I’ve attempted and won National Novel Writing Month for the past three years, but I’m afraid the streak has come to an end with 2007. As it happens, I will be writing—probably a lot—in November 2008, but it will be on a statistics book rather than a new zombie novel.

About a year and a half ago I got a cryptic e-mail from Ralph, who supervised my doctoral dissertation in 1981-1982. As a bit of background, my degree is nominally in social psychology, but my dissertation research was in statistics, on “The Finite-Sample Properties of Analysis of Covariance Tests under the Multiple Design Multivariate Linear Model.” I was planning to do some re-training and start a career in stat when I met a nuclear physicist in the laundromat. Wedding bells, maternity clothes, fast forward 23 years and, well, any notion of statistics had fallen by the wayside. My business card does say “data analysis,” but what I get hired to do around here is pretty pedestrian, descriptive stuff. I sometimes feel as if I’ve forgotten more than I once knew about real, inferential statistics.

Anyway, Ralph’s e-mail simply said “Call me” and provided a cell phone number. I called him, and he asked me if I wanted to write a book with him on an area of statistics that didn’t really exist in significant form when I was in school.
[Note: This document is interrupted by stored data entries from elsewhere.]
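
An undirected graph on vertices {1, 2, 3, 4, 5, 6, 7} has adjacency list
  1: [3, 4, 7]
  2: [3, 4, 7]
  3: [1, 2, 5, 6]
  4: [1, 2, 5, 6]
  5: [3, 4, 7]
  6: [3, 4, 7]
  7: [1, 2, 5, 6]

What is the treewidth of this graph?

3

A width-3 tree decomposition is:
Bags: B1 = {2, 3, 4, 7}  B2 = {3, 4, 5, 7}  B3 = {1, 3, 4, 7}  B4 = {3, 4, 6, 7}
Tree: B1–B2, B2–B3, B3–B4
Every bag has size at most 4, so the width is 4 − 1 = 3 and tw(G) ≤ 3. For the lower bound: the 4 vertex sets {2,3}, {5,7}, {4}, {1} are disjoint, each induces a connected subgraph, and every pair is joined by at least one edge of G. Contracting each set to a single vertex therefore yields K_{4} as a minor, and since treewidth is minor-monotone, tw(G) ≥ tw(K_{4}) = 3. Therefore the treewidth is 3.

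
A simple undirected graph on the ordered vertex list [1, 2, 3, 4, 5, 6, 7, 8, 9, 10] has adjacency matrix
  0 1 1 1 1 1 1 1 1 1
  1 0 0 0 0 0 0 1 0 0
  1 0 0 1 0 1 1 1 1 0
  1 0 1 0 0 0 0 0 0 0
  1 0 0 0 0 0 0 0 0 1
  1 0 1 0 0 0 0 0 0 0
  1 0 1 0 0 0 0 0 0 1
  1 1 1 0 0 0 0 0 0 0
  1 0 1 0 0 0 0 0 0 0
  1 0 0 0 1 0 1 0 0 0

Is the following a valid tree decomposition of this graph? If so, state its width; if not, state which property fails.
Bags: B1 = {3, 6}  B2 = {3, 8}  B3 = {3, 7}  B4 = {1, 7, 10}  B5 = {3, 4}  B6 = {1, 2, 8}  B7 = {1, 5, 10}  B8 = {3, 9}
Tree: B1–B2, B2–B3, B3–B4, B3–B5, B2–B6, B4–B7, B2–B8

A tree decomposition must satisfy three properties: every vertex lies in some bag; for every edge, both endpoints lie together in some bag; and for every vertex, the bags containing it form a connected subtree. Here edge (1,6) lies in no bag, so the decomposition is invalid.

No — edge (1,6) lies in no bag.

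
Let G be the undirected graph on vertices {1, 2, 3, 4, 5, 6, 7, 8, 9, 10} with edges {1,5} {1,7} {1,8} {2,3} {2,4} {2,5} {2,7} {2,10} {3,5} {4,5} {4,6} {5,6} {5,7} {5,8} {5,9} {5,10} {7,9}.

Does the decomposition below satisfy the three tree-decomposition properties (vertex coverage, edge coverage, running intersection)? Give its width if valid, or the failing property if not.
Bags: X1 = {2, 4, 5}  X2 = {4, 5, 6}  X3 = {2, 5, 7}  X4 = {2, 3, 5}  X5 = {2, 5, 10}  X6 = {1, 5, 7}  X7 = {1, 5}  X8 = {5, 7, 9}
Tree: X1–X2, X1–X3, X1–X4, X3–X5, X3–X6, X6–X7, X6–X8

A tree decomposition must satisfy three properties: every vertex lies in some bag; for every edge, both endpoints lie together in some bag; and for every vertex, the bags containing it form a connected subtree. Here vertex 8 appears in no bag, so the decomposition is invalid.

No — vertex 8 appears in no bag.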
He said that he’d had a publisher after him for about five years to do the book, but that he simply didn’t have the time to write it. Would I write it with him? He’d handle the statistics part; I’d handle the verbiage. I agreed to think about it, and we’ve been going back and forth on various things since then, including formulating an outline (table of contents, really) and working up the first two chapters.
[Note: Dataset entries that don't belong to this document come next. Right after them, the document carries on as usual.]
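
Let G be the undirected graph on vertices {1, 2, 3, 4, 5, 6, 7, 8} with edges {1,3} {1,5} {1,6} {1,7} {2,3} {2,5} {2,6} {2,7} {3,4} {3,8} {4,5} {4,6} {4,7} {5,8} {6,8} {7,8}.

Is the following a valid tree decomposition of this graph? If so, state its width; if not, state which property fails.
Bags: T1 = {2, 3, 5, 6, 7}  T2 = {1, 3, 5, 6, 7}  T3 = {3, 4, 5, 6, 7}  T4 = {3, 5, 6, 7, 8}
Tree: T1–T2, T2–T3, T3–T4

Yes; width 4.

Vertex coverage: the bags together contain {1, 2, 3, 4, 5, 6, 7, 8}, the full vertex set. Edge coverage: each edge of G has both endpoints in at least one bag. Running intersection: for every vertex, the bags containing it form a connected subtree. All three properties hold, so this is a valid tree decomposition of width max|bag| − 1 = 4, and hence tw(G) ≤ 4.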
Last week, we sat down with the third author (whom I’d never met but with whom Ralph has collaborated in the past) and had a rollicking good discussion of the project. We also met with publishing reps who gave us various forms to complete but who also told us they’d like to have the first five chapters by July in order to get some teaser stuff ready for a meeting in August. They also discussed when they’d like to see the book come out, which will pretty much mean a chapter a month for the next year and a half.
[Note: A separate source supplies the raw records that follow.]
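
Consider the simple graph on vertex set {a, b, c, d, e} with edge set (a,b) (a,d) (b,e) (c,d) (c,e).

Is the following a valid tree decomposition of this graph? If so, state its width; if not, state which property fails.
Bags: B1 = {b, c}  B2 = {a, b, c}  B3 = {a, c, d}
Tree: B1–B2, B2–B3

A tree decomposition must satisfy three properties: every vertex lies in some bag; for every edge, both endpoints lie together in some bag; and for every vertex, the bags containing it form a connected subtree. Here vertex e appears in no bag, so the decomposition is invalid.

No — vertex e appears in no bag.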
There’s no signed contract, but this somewhat nebulous “yeah, I might be writing a stat book” project seems to have become very real very fast. I shall miss National Novel Writing Month, but see no way this side of hades or heaven to think I could work a 50,000 word novel in while writing something of this magnitude. I shall endeavor, however, to work a zombie into an example somewhere in homage to the fourth zombie novel I otherwise would have written come November 2008.

2 comments:

Debi said...

I know this has been in the works for a while, but wow...CONGRATS! Even if you haven't quite signed on the dotted line yet, it must feel pretty damn exciting to really be getting under way here, huh? Will we get an autographed copy? Of course, I won't understand a word in it :) Heck, I was lost by the third word of your dissertation title!

It will be interesting to hear how things progress and what it's like collaborating with others. Hope you have a little time left for blogging! Frankly, the whole process fascinates me. Of course, for me it's just a bystander's curiosity, but I'll bet Rich will be interested to hear how it's going, too. He's kicked around the idea of writing a textbook.

By the way, I loved your comment about us being sisters in a past life. I started thinking about how cool it would be to be your sister. But then I decided that maybe being "cousins" is better. If you were my big sister I would have always been jealous because you were the pretty one AND the smart one. So I would have spent my life trying to be just like you, and would have ultimately ended up hating you :)

Jean said...

Debi,

Since I only have one brother and always wanted a sister (sometimes instead of and other times in addition to the brother), the idea of sister rivalry is new to me. But who's to say I'd be the prettier or smarter? Better with a sword, maybe, but I'm not sure about the rest.

Not that I'm huge on astrology, but I noticed on your profile that you're a Pisces, right? Most of my close female friends are Pisces or Leo. Go figure.